Rutherford Bichard Hayes Essay, Research Paper
Rutherford B. Hayes (19th president)
Rutherford Bichard Hayes was not a well know president. He was not president that had the opportunity to lead us through a war. He was not a president that would draw much attention to the public eye. He was however one of the presidents that had a great triumph over a major U.S. problem, economics and civil rights following a war. The United States was just coming out of the Civil War and was in need of a new president. They were in need of one that could lead them into a booming economic system, start the process of paying off the national debt, and show them the benefits of a nation-wide unification of the North and the South.
On October 4th 1822, Sophie Bichard Hayes gave birth to Rutherford Bichard Hayes. His father Rutherford Hayes passed away two months prior to Rutherford Jr. being born. Along with his 4 other siblings, Rutherford was raised in Ohio by his mother for most of his life. Rutherford went to school in Norwalk, Ohio and Middletown, Connecticut. In 1842 he graduated from Kenyon College, in Gambier, Ohio, valedictorian of his class. After a year of study in a Columbus law office, he entered Harvard Law School and received his degree in 1845. Hayes began his practice in a small town called Lower Sandusky. Not finding many opportunities here, he left for Cincinnati in 1849 where he became a successful lawyer.
In 1952, Hayes married Lucy Ware Webb, a graduate from Wesleyan Women s College. She would later become the first wife of a President to have graduated from college.

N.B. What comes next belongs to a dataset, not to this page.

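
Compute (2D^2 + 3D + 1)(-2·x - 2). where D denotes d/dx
- 2 x - 8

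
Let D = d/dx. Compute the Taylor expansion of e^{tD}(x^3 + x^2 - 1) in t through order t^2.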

When the Civil War began, Hayes offered his services to the State of Ohio. Knowing the Governor, William Dennison, he became the major in the 23rd Ohio Volunteer Infantry. Throughout his career in the army, he rose to the rank of major general. While still in the army, he was elected into congress in 1864. He did not take his seat until the Union had won the war. In 1866 he was reelected into congress and in the proceeding years became the Governor of Ohio. At the end of his second term, 1872, he decided to retire to his home in Fremont. But in 1875 he came back and was elected into a third term as Governor of Ohio. In the election of 1876 Republicans voted Hayes as their presidential candidate. After a dispute over electoral votes, Hayes became the 19th President of The United States. Due to the tension surrounding his election, Hayes secretly took oath into office on Sunday March 4th, 1877, in the Red Room of the White House.
Some of the decisions made by Hayes that stuck out during his presidency were things like sending remaining troops to Southern Courthouses to protect African Americans in their economical, civil and political rights and signing a bill to finally allow female attorneys to appear in a U.S. Supreme Court. President Hayes was also concerned with minorities, the poor, and immigrants. He believed that education and manual training would help all people achieve better lives.
Rutherford Hayes honesty and commitment renewed the life and expectations that should appear in a president and became a role model to the following presidents. Honoring his commitment not to accept a second term, Hayes retired to his home, Spiegel Grove, in Fremont, Ohio after his presidential term. From here, Hayes continued to give of his time helping veterans to receive their pensions, improving conditions in prisons, and promoting universal education. Rutherford Bichard Hayes died of heart failure at Spiegel Grove January 17, 1893, at the age of seventy.